Sgt. John R. Middleton served with the 146th medium Regiment Royal Artillery. This Regiment became part of the 8th Army Group Royal Artillery after D-Day.
This meant that the Regiment was deployed as needed. So one time with the 7th Armoured Division, the other time with the 15th (Scottish) Infantry Division and the other time with the 11th Armoured Division.
On October 16, 1944, the Regiment was placed under command of the 11th Armoured Division. The 146th medium Regiment was moved on 17 October 1944 to the village of Deurne. On 18 October 1944, the Regiment was moved again to Ijstelsteijn (a village near Deurne).
In the early morning of October 27, 1944 the Germans launched a counter-attack at the villages of Ospel, Meijel, Neerkant and Liessel with the aim of capturing Asten and, if all went according to plan, the capture of Helmond. The main objective, however, was to lure Allied troops away from West and Central Brabant (Brabant is the province in the Netherlands to which Liessel and Neerkant belongs) in order to give the German troops in the province of Zeeland and the west-side of the Province of Noord-Brabant the opportunity to withdraw in an orderly manner beyond the major rivers (the rivers Maas and Waal).
The counter-attack was mainly carried out by units of the 9th Panzer Division, 15th Panzer Grenadier Division and Fallschirmjäger Regiment 24 (part of Fallschirmjäger-Division Erdmann).
The Americans were slowly but surely pushed back at Meijel, Neerkant and Liessel by the German attack towards Deurne and Asten. To reinforce the American 7th Armored Division, the 15th (Scottish) Infantry Division and the 6th Guards Tank Brigade were sent from the city of Tilburg in the direction of the villages Deurne and Asten to relieve the Americans here.
The 9th Battalion Cameronians (the battalion in which Walter served) left Tilburg in the morning of 29 October in the direction of Deurne. After consolidating the newly formed defence-line on 29 and 30 October 1944, in the morning of 31 October 1944, the counter-attack of the 15th (Scottish) Infantry Division started to recapture the village of Liessel from the Germans.
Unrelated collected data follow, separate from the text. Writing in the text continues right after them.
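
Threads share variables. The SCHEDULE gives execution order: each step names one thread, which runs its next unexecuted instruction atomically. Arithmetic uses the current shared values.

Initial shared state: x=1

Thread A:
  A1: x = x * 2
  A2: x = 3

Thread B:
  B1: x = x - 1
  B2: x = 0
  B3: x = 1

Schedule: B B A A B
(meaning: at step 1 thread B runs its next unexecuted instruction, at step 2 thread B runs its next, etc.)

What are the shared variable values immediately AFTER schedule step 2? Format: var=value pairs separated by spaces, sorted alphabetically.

Answer: x=0

Derivation:
Step 1: thread B executes B1 (x = x - 1). Shared: x=0. PCs: A@0 B@1
Step 2: thread B executes B2 (x = 0). Shared: x=0. PCs: A@0 B@2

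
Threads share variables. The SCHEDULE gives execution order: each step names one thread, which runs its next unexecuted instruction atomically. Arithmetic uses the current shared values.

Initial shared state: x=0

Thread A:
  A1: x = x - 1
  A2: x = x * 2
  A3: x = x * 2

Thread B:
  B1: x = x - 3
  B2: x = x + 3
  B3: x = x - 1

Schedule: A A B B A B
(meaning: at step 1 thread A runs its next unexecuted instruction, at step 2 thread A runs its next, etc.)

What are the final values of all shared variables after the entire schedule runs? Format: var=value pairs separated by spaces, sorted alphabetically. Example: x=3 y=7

Answer: x=-5

Derivation:
Step 1: thread A executes A1 (x = x - 1). Shared: x=-1. PCs: A@1 B@0
Step 2: thread A executes A2 (x = x * 2). Shared: x=-2. PCs: A@2 B@0
Step 3: thread B executes B1 (x = x - 3). Shared: x=-5. PCs: A@2 B@1
Step 4: thread B executes B2 (x = x + 3). Shared: x=-2. PCs: A@2 B@2
Step 5: thread A executes A3 (x = x * 2). Shared: x=-4. PCs: A@3 B@2
Step 6: thread B executes B3 (x = x - 1). Shared: x=-5. PCs: A@3 B@3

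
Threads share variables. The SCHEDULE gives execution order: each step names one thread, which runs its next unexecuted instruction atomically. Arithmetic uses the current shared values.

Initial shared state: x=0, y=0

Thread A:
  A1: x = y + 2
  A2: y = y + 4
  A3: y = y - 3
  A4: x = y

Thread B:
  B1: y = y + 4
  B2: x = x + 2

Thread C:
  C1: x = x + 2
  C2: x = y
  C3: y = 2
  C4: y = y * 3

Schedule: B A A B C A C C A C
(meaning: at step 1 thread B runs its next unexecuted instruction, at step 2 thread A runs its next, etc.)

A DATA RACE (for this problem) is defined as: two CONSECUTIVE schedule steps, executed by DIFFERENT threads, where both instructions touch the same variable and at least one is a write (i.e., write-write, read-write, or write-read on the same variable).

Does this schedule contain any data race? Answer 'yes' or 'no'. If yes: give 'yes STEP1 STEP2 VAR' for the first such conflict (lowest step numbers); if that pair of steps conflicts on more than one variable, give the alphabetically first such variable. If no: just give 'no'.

Answer: yes 1 2 y

Derivation:
Steps 1,2: B(y = y + 4) vs A(x = y + 2). RACE on y (W-R).
Steps 2,3: same thread (A). No race.
Steps 3,4: A(r=y,w=y) vs B(r=x,w=x). No conflict.
Steps 4,5: B(x = x + 2) vs C(x = x + 2). RACE on x (W-W).
Steps 5,6: C(r=x,w=x) vs A(r=y,w=y). No conflict.
Steps 6,7: A(y = y - 3) vs C(x = y). RACE on y (W-R).
Steps 7,8: same thread (C). No race.
Steps 8,9: C(y = 2) vs A(x = y). RACE on y (W-R).
Steps 9,10: A(x = y) vs C(y = y * 3). RACE on y (R-W).
First conflict at steps 1,2.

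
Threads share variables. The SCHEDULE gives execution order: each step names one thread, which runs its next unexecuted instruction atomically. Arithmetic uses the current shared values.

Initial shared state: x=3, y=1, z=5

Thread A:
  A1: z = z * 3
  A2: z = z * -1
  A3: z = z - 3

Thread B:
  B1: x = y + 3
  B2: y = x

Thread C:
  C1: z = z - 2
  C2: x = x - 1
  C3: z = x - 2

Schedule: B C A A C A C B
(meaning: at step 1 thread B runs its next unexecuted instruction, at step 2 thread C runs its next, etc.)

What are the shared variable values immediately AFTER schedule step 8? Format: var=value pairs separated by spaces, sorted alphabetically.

Answer: x=3 y=3 z=1

Derivation:
Step 1: thread B executes B1 (x = y + 3). Shared: x=4 y=1 z=5. PCs: A@0 B@1 C@0
Step 2: thread C executes C1 (z = z - 2). Shared: x=4 y=1 z=3. PCs: A@0 B@1 C@1
Step 3: thread A executes A1 (z = z * 3). Shared: x=4 y=1 z=9. PCs: A@1 B@1 C@1
Step 4: thread A executes A2 (z = z * -1). Shared: x=4 y=1 z=-9. PCs: A@2 B@1 C@1
Step 5: thread C executes C2 (x = x - 1). Shared: x=3 y=1 z=-9. PCs: A@2 B@1 C@2
Step 6: thread A executes A3 (z = z - 3). Shared: x=3 y=1 z=-12. PCs: A@3 B@1 C@2
Step 7: thread C executes C3 (z = x - 2). Shared: x=3 y=1 z=1. PCs: A@3 B@1 C@3
Step 8: thread B executes B2 (y = x). Shared: x=3 y=3 z=1. PCs: A@3 B@2 C@3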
The 9th Battalion Cameronians attacked from the village of Deurne towards the village of Liessel. During this attack the battalion came under heavy artillery and mortar fire and suffered heavy casualties. In the battalion, 17 soldiers died on this day, including Walter.
One battery of the 146th Regiment was moved to support the counterattack of the 15th (Scottish) Infantry Division from Deurne towards Liessel. Because Sgt. John R. Middleton mentioned that he was close to Walter when he was killed, it is likely that John served with this battery.
Jürgen added: “I am really very pleased to have the photo in my possession. I’m going to put all the obtained information into a file and forward it to the school that adopted Walter’s grave.
I am also very pleased that Walter’s grave now has a face, which I think is very important, especially for the empathy of the children.
“The grave instantly becomes more human through the photo and is no longer just a headstone with a name on it.
The Foundation for Adoption Graves Nederweert War Cemetery is setting up a school project for primary schools in the municipality of Nederweert. This will certainly include the story of Walter.
Rifleman Senior, who was born in Warrington and worked as a fruit seller, was killed in action aged 26, serving with the 15th (Scottish) Infantry Division during the liberation of Neerkant and is one of 363 war graves being cared for by local villagers.
Due to his knowledge of the events during the Second World War in the Meijel/Neerkant/Liessel region Jürgen, who was born and grew up in Neerkant, a small village near Meijel, has now been tasked with helping put faces to those who sacrificed their lives to help liberate the Netherlands.